Teror Satu Malam

yon bayu wahyono
Chapter #12

Bagian #12

Tiba di pohon besar di dekat makam tua, rombongan warga dibuat kecewa karena hanya menemukan tubuh Manto yang sudah mulai kaku. Meski sudah dicari ke segala penjuru hingga masuk ke dalam kompleks lpemakaman, namun Parman tidak juga ditemukan.

“Ayo kita gotong Manto,” ujar seseorang.

“Pakai apa? Coba kalau Jiono ngomong Manto sudah mati, kan bisa kita siapkan pikulan,” sambung lainnya, menyalahkan Sujiono.

“Digotong pakai keranda saja.”

“Bagus juga. Sekalian untuk besok membawanya ke makam.”

Meski semua setuju, namun hingga beberapa saat tidak ada yang bergerak untuk mengambil keranda yang berada di cungkup- rumah kecil tempat makam pendiri kampung. Jika tidak digunakan, keranda itu memang selalu ditaruh di situ. Pernah dulu disimpan dekat surau. Namun beberapa warga bersumpah sering melihat penampakan seperti mayat bangun. Sebelum geger meluas, Pak Kyai langsung menyuruhnya disimpan di cungkup.

“Sujiono dan semua yang tadi bersama Manto, yang mengambil keranda. Kalau takut, ajak beberapa orang lagi,” perintah seseorang. Tampaknya orang tersebut cukup berwibawa. Tanpa dua kali bicara, Sujiono dan k empat temannya langsung bergerak menuju cungkup yang jaraknya lumayan jauh karena berada di tengah pekuburan.

“Ini gara-gara Manto yang sok nekad,” keluh seseorang di antara mereka setelah jauh masuk ke dalam kompleks makam tua itu.

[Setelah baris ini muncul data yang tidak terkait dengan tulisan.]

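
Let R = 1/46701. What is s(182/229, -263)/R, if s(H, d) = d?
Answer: -12282363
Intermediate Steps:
R = 1/46701 ≈ 2.1413e-5
s(182/229, -263)/R = -263/1/46701 = -263*46701 = -12282363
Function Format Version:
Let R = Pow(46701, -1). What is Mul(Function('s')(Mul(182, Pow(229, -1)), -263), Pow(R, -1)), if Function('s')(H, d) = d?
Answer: -12282363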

“Sudah, jangan banyak menyalahkan orang yang sudah mati. Nanti dia bangun lagi,” bisik temannya. Meski bermaksud untuk mencegah temannya mengata-ngatai Manto, namun tak pelak nasehatnya menimbulkan ketakutan bagi yang lain. Bahkan Sujiono sampai menghentikan langkahnya. Namun ketika yang lain terus berjalan, dia pun langsung mengejarnya.

“Tunggu!” teriaknya. 

Setelah itu tidak ada lagi yang berkata-kata. Mereka berjalan dalam diam. Hanya langkah kaki dan nafasnya yang terdengar. Bunyi jangkrik dan nyamuk yang berdenging di telinga menemani mereka sampai di cungkup. Rumah kecil tanpa cat itu tampak sangat dingin. Pintunya terbuka sehingga makam yang sudah dikijing dengan batu hitam, terlihat oleh mereka. Tanpa membuang waktu, Sujiono dan teman-temannya langsung menuju samping bangunan untuk mengeluarkan keranda. Namun belum sempat keranda itu digotong, mendadak mereka memekik histeris. Sesosok bayangan hitam tampak bergerak lalu berdiri di depan pintu cungkup.

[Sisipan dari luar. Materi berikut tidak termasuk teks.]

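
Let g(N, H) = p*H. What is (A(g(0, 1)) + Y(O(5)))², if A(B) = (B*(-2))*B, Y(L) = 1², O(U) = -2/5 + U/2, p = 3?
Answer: 289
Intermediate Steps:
g(N, H) = 3*H
O(U) = -⅖ + U/2 (O(U) = -2*⅕ + U*(½) = -⅖ + U/2)
Y(L) = 1
A(B) = -2*B² (A(B) = (-2*B)*B = -2*B²)
(A(g(0, 1)) + Y(O(5)))² = (-2*(3*1)² + 1)² = (-2*3² + 1)² = (-2*9 + 1)² = (-18 + 1)² = (-17)² = 289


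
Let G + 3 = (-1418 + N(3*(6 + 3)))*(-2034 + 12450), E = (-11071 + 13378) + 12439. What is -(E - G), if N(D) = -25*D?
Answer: -21815437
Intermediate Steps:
E = 14746 (E = 2307 + 12439 = 14746)
G = -21800691 (G = -3 + (-1418 - 75*(6 + 3))*(-2034 + 12450) = -3 + (-1418 - 75*9)*10416 = -3 + (-1418 - 25*27)*10416 = -3 + (-1418 - 675)*10416 = -3 - 2093*10416 = -3 - 21800688 = -21800691)
-(E - G) = -(14746 - 1*(-21800691)) = -(14746 + 21800691) = -1*21815437 = -21815437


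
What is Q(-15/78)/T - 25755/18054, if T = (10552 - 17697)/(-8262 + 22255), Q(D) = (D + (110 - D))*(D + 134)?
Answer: -189575714803/6576258 ≈ -28827.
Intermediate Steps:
Q(D) = 14740 + 110*D (Q(D) = 110*(134 + D) = 14740 + 110*D)
T = -7145/13993 ≈ -0.51061
Q(-15/78)/T - 25755/18054 = (14740 + 110*(-15/78))/(-7145/13993) - 25755/18054 = (14740 + 110*(-15*1/78))*(-13993/7145) - 25755*1/18054 = (14740 + 110*(-5/26))*(-13993/7145) - 505/354 = (14740 - 275/13)*(-13993/7145) - 505/354 = (191345/13)*(-13993/7145) - 505/354 = -535498117/18577 - 505/354 = -189575714803/6576258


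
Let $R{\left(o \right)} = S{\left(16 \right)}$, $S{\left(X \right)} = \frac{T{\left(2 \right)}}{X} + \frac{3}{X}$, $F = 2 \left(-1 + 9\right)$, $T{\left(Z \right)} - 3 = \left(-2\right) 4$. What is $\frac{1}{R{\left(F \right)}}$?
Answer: $-8$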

“Hantu… Tolong….!” teriak mereka sambil berlari tunggang-langgang sehingga keranda yang hendak mereka panggul jatuh, menimbulkan bunyi gaduh. Setelah lama agak jauh, mereka berhenti. Tanpa dikomando, mereka spontan menoleh ke cungkup. Bayangan hitam itu masih di sana. Mereka menjadi ragu-ragu.

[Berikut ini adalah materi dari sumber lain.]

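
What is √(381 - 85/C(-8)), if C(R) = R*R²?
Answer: √390314/32 ≈ 19.523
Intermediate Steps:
C(R) = R³
√(381 - 85/C(-8)) = √(381 - 85/((-8)³)) = √(381 - 85/(-512)) = √(381 - 85*(-1/512)) = √(381 + 85/512) = √(195157/512) = √390314/32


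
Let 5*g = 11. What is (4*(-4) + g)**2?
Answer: 4761/25 ≈ 190.44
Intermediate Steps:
g = 11/5 (g = (1/5)*11 = 11/5 ≈ 2.2000)
(4*(-4) + g)**2 = (4*(-4) + 11/5)**2 = (-16 + 11/5)**2 = (-69/5)**2 = 4761/25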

“Itu bukan hantu,” bisik salah seorang.

“Betul, bukan hantu,” dukung lainnya.

“Kalau bukan hantu, lalu siapa?” tanya Sujono.

“Orang yang sedang minta togel,” jawab orang tanpa keraguan mantap. Bukan rahasia lagi jika sering ada orang yang tidur di cungkup untuk meminta segala hal, dari jodoh, rejeki sampai togel.

“Hai!” teriak salah satu dari mereka. “Siapa kamu?”

Hening.

“Kalau tidak mengaku, akan kami tangkap!” tambah Sujiono.

“Aku Badrun, No,” jawab orang di cungkup.

“Oalah...Kang Badrun,” kata mereka hampir serempak. Mereka tampak lega. Mereka pun kembali ke cungkup. Meski Badrun bukan warga di kampung Randukoneng, tapi namanya cukup kondang sebagai pencari nomer togel. Badrun dikenal pemberani karena sering tidur di tempat-tempat wingit seperti cungkup, untuk meminta nomer togel.